The French police have arrested nine people after a suspect beheaded a school teacher in broad daylight on the street in a Paris suburb on Friday, police sources said.
Samuel Paty, who had recently shown students cartoons of the Prophet Muhammad, was beheaded outside his school.
Police shot the attacker dead minutes after he murdered the 47-year-old history teacher.
Paty had earlier this month shown his pupils cartoons of the prophet in a civics class on the freedom of expression, angering a number of Muslim parents.
Muslims believe that any depiction of the prophet is blasphemous.
The killing was described by French President Emmanuel Macron on Friday as a “terrorist attack”.
Prime Minister Jean Castex said: “I want to share with you my total indignation. Secularism, the backbone of the French Republic, was targeted in this vile act.”
Four relatives of the attacker, including a minor, were detained in the immediate aftermath of the attack in the middle-class suburb of Conflans-Sainte-Honorine.

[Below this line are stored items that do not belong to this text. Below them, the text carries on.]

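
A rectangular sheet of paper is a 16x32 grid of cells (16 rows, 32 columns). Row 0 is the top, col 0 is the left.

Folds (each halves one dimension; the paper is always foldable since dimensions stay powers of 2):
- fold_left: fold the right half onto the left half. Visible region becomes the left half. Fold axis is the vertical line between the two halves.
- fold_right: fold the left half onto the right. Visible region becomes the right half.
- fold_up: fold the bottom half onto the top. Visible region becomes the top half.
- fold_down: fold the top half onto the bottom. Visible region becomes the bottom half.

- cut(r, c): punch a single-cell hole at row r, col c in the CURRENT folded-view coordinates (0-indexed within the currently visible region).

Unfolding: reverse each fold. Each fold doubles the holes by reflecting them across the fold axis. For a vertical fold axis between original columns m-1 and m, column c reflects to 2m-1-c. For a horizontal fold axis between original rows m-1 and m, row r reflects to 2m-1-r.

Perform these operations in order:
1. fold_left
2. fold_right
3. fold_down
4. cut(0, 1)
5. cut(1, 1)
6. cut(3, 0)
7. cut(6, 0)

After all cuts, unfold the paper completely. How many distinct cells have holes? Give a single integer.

Op 1 fold_left: fold axis v@16; visible region now rows[0,16) x cols[0,16) = 16x16
Op 2 fold_right: fold axis v@8; visible region now rows[0,16) x cols[8,16) = 16x8
Op 3 fold_down: fold axis h@8; visible region now rows[8,16) x cols[8,16) = 8x8
Op 4 cut(0, 1): punch at orig (8,9); cuts so far [(8, 9)]; region rows[8,16) x cols[8,16) = 8x8
Op 5 cut(1, 1): punch at orig (9,9); cuts so far [(8, 9), (9, 9)]; region rows[8,16) x cols[8,16) = 8x8
Op 6 cut(3, 0): punch at orig (11,8); cuts so far [(8, 9), (9, 9), (11, 8)]; region rows[8,16) x cols[8,16) = 8x8
Op 7 cut(6, 0): punch at orig (14,8); cuts so far [(8, 9), (9, 9), (11, 8), (14, 8)]; region rows[8,16) x cols[8,16) = 8x8
Unfold 1 (reflect across h@8): 8 holes -> [(1, 8), (4, 8), (6, 9), (7, 9), (8, 9), (9, 9), (11, 8), (14, 8)]
Unfold 2 (reflect across v@8): 16 holes -> [(1, 7), (1, 8), (4, 7), (4, 8), (6, 6), (6, 9), (7, 6), (7, 9), (8, 6), (8, 9), (9, 6), (9, 9), (11, 7), (11, 8), (14, 7), (14, 8)]
Unfold 3 (reflect across v@16): 32 holes -> [(1, 7), (1, 8), (1, 23), (1, 24), (4, 7), (4, 8), (4, 23), (4, 24), (6, 6), (6, 9), (6, 22), (6, 25), (7, 6), (7, 9), (7, 22), (7, 25), (8, 6), (8, 9), (8, 22), (8, 25), (9, 6), (9, 9), (9, 22), (9, 25), (11, 7), (11, 8), (11, 23), (11, 24), (14, 7), (14, 8), (14, 23), (14, 24)]

Answer: 32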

Five more were detained overnight, among them two parents of pupils at the College du Bois d’Aulne where the teacher was employed.
‘Barbarity’
Parents of pupils laid flowers at the school gate. Some said their children were distraught.
“[My daughter] is in pieces, terrorised by the violence of such an act. How will I explain to her the unthinkable?” one father wrote on Twitter.
Muslim leaders condemned the killing, which many public figures perceived as an attack on the essence of French statehood and its values of secularism, freedom of worship and freedom of expression.
Tareq Oubrou, the imam of a Bordeaux mosque, said of the killing: “It is not a civilisation that kills an innocent person, it is barbarity.”
“Every day that passes without incident we give thanks,” he said. “We are between hammer and anvil. It attacks the republic, society, peace and the very essence of religion, which is about togetherness.”
France has over the past several years seen a series of violent attacks, including bombings and shootings in November 2015 at the Bataclan theatre and sites around Paris that killed 130 people.
Late last month, a man, who emigrated to France from Pakistan, used a meat cleaver to attack and wound two people outside the former offices of satirical magazine Charlie Hebdo.
That was the spot where armed men gunned down employees of the magazine five years ago in retaliation for the magazine’s publication of cartoons of the prophet.
The issue of the cartoons was revived last month when Charlie Hebdo decided to republish them to coincide with the start of the trial of accomplices in the 2015 attack.